In less formal situations (say, video rental), telephone numbers are used as identifiers. But a telephone can be shared. The number can change. An old number can even be reassigned to a different person.

For these reasons, specially assigned identifiers are often used (such as frequent flier numbers), and other attributes, such as phone numbers and Social Security numbers, are used to match and verify. In any case, when the application requires an external ID, the users of the system become responsible for supplying IDs that are unique, and the system must give them adequate tools to handle exceptions that arise.
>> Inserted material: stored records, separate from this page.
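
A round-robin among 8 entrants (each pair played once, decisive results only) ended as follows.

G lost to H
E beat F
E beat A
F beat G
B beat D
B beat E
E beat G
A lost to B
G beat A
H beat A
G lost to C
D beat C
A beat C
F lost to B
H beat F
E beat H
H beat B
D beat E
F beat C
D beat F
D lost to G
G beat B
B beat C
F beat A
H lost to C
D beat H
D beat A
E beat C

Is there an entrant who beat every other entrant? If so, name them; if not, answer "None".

None

Highest win total is E with 5 (out of 7 possible).
E lost to B, D, so no entrant went undefeated.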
Given all these technical problems, it is easy to lose sight of the underlying conceptual problem: What does it mean for two objects to be the same thing? It is easy enough to stamp each object with an ID, or to write an operation that compares two instances, but if these IDs or operations don't correspond to some meaningful distinction in the domain, they just confuse matters more. This is why identity-assigning operations often involve human input. Checkbook reconciliation software, for instance, may offer likely matches, but the user is expected to make the final determination.